Aujourd’hui, la situation est tout à fait différente. Les dotations énergétiques paraissent moins inégales qu’elles ne l’étaient autrefois. Les pays tempérés de l’hémisphère Nord disposent d’une part disproportionnée des réserves de charbon. Ils peuvent également utiliser les cours d’eau rapides qui existent dans les régions qui ont été englacées. Les réserves pétrolières sont par contre plus rares, particulièrement en Europe.

Les zones arides de l’Ancien Monde recèlent les gisements les plus riches pour le pétrole et le gaz naturel. Les plates-formes du monde tropical sont moins bien douées, mais, dans le cas de l’Afrique au moins, les ressources hydrauliques sont considérables. Dans le domaine des minerais utilisables pour la production nucléaire, leur situation est sans doute meilleure que ne le laissent supposer les données acquises actuellement.

Est-ce à dire que la situation soit plus satisfaisante qu’elle ne l’était il y a une cinquantaine d’années ? Non, et les chiffres cités plus haut sur les niveaux de consommation en font foi. Les progrès enregistrés dans les techniques de production ont permis aux nations les plus développées de faire face à leurs besoins croissants en recourant de plus en plus à des réserves situées en dehors de leur territoire. La part faite aux pays sous-développés ne s’est guère accrue, même si les niveaux absolus ont progressé, et parfois de manière rapide, en Amérique du Sud par exemple, et aujourd’hui au Moyen-Orient.

Le nombre des nations qui sont capables de satisfaire toute l’étendue de leurs besoins énergétiques s’est restreint.
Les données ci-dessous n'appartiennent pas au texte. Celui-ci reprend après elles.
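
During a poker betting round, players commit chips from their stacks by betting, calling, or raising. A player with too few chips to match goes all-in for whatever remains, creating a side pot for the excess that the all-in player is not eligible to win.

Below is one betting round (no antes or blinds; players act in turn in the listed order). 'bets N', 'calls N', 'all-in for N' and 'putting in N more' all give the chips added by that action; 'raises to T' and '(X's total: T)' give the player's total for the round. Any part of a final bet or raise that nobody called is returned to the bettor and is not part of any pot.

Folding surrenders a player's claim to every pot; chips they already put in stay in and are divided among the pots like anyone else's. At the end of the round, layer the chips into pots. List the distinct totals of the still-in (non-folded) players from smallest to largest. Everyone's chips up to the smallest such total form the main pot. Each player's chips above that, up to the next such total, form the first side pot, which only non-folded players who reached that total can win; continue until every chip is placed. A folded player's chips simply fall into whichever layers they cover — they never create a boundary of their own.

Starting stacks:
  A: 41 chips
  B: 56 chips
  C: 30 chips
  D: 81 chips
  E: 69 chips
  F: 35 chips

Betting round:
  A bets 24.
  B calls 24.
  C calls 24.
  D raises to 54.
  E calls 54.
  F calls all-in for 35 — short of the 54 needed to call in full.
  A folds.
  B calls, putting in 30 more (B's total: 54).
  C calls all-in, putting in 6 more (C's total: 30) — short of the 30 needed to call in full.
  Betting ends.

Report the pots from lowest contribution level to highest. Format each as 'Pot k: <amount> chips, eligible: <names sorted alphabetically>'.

Pot 1: 174 chips, eligible: B, C, D, E, F
Pot 2: 20 chips, eligible: B, D, E, F
Pot 3: 57 chips, eligible: B, D, E

Derivation:
Contributions: A=24, B=54, C=30, D=54, E=54, F=35
Folded: A
Pot levels (distinct totals of non-folded players): 30, 35, 54
Layer 1-30: A 24 + B 30 + C 30 + D 30 + E 30 + F 30 = 174 chips; eligible B, C, D, E, F
Layer 31-35: 5 each from B, D, E, F = 5*4 = 20 chips; eligible B, D, E, F
Layer 36-54: 19 each from B, D, E = 19*3 = 57 chips; eligible B, D, E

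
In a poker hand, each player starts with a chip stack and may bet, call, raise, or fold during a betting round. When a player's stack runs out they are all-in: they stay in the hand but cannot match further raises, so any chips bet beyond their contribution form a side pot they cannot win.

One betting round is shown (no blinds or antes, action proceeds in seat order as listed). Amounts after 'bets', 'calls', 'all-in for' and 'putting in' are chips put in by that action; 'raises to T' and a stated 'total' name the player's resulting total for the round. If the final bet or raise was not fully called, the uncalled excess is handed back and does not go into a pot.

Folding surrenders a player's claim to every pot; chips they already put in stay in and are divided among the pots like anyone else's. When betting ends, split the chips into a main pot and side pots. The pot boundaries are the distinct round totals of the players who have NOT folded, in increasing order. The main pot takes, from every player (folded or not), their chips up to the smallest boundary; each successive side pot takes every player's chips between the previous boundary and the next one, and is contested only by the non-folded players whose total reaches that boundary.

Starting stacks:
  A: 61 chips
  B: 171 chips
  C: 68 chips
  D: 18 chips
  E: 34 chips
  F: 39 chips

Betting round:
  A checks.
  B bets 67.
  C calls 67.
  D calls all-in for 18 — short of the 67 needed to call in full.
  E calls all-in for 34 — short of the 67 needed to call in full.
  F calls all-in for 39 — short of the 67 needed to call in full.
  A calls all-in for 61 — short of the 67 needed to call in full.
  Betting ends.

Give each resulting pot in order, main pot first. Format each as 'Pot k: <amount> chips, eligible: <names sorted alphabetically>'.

Pot 1: 108 chips, eligible: A, B, C, D, E, F
Pot 2: 80 chips, eligible: A, B, C, E, F
Pot 3: 20 chips, eligible: A, B, C, F
Pot 4: 66 chips, eligible: A, B, C
Pot 5: 12 chips, eligible: B, C

Derivation:
Contributions: A=61, B=67, C=67, D=18, E=34, F=39
Pot levels (distinct totals of non-folded players): 18, 34, 39, 61, 67
Layer 1-18: 18 each from A, B, C, D, E, F = 18*6 = 108 chips; eligible A, B, C, D, E, F
Layer 19-34: 16 each from A, B, C, E, F = 16*5 = 80 chips; eligible A, B, C, E, F
Layer 35-39: 5 each from A, B, C, F = 5*4 = 20 chips; eligible A, B, C, F
Layer 40-61: 22 each from A, B, C = 22*3 = 66 chips; eligible A, B, C
Layer 62-67: 6 each from B, C = 6*2 = 12 chips; eligible B, C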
Cela tient à la multiplicité plus grande des formes d’utilisation : il ne s’agit pas, comme au début du siècle encore, de faire marcher des installations industrielles. Il faut approvisionner une multitude de moteurs dispersés et souvent mobiles. Le charbon ne convient plus, l’électricité assure la dispersion, mais pas la mobilité. Les produits pétroliers sont dans une large mesure irremplaçables.

La diversification des consommations a donc fait naître des besoins qui ne peuvent être satisfaits avec des ressources locales, même dans les pays où elles sont abondantes : l’Europe est très vite devenue une zone majeure d’importation pour l’ensemble des produits pétroliers.

L’évolution des prix de revient et des prix de transport n’a fait qu’accélérer ce glissement : l’extraction de la houille demande une main-d’œuvre abondante, si bien que les prix ont tendance à augmenter au fur et à mesure que la rémunération des ouvriers augmente. Pour les produits pétroliers, les progrès dans la prospection ont été tels que l’on n’a pas vu jouer, jusqu’à présent, la loi des rendements décroissants : quoique les réserves mises en valeur soient moins superficielles que les premières découvertes, les prix de revient ont eu tendance à diminuer ; sur le plan géographique, les gisements des pays désertiques du Moyen-Orient, négligés un temps parce que inaccessibles, se sont révélés particulièrement faciles à mettre en valeur ; sur le plan technique, les moyens de prospection ont fait de grands progrès ; le nombre de forages secs a diminué au point que les coûts n’ont pas augmenté trop vite avec la profondeur moyenne des réserves atteintes.

Les sources nouvelles d’énergie sont faciles à transporter. Elles nécessitent des investissements importants, mais dont la plus grande partie est constituée par les équipements mécaniques nécessaires au forage et à l’acheminement des productions. Lors même que les gisements se trouvent dans des zones sous-développées, leur mise en valeur n’offre pas de difficulté : il suffit d’une main-d’œuvre infime pour servir les matériels utilisés au moment de la prospection et, plus encore, pour assurer l’acheminement de la production une fois les installations en route.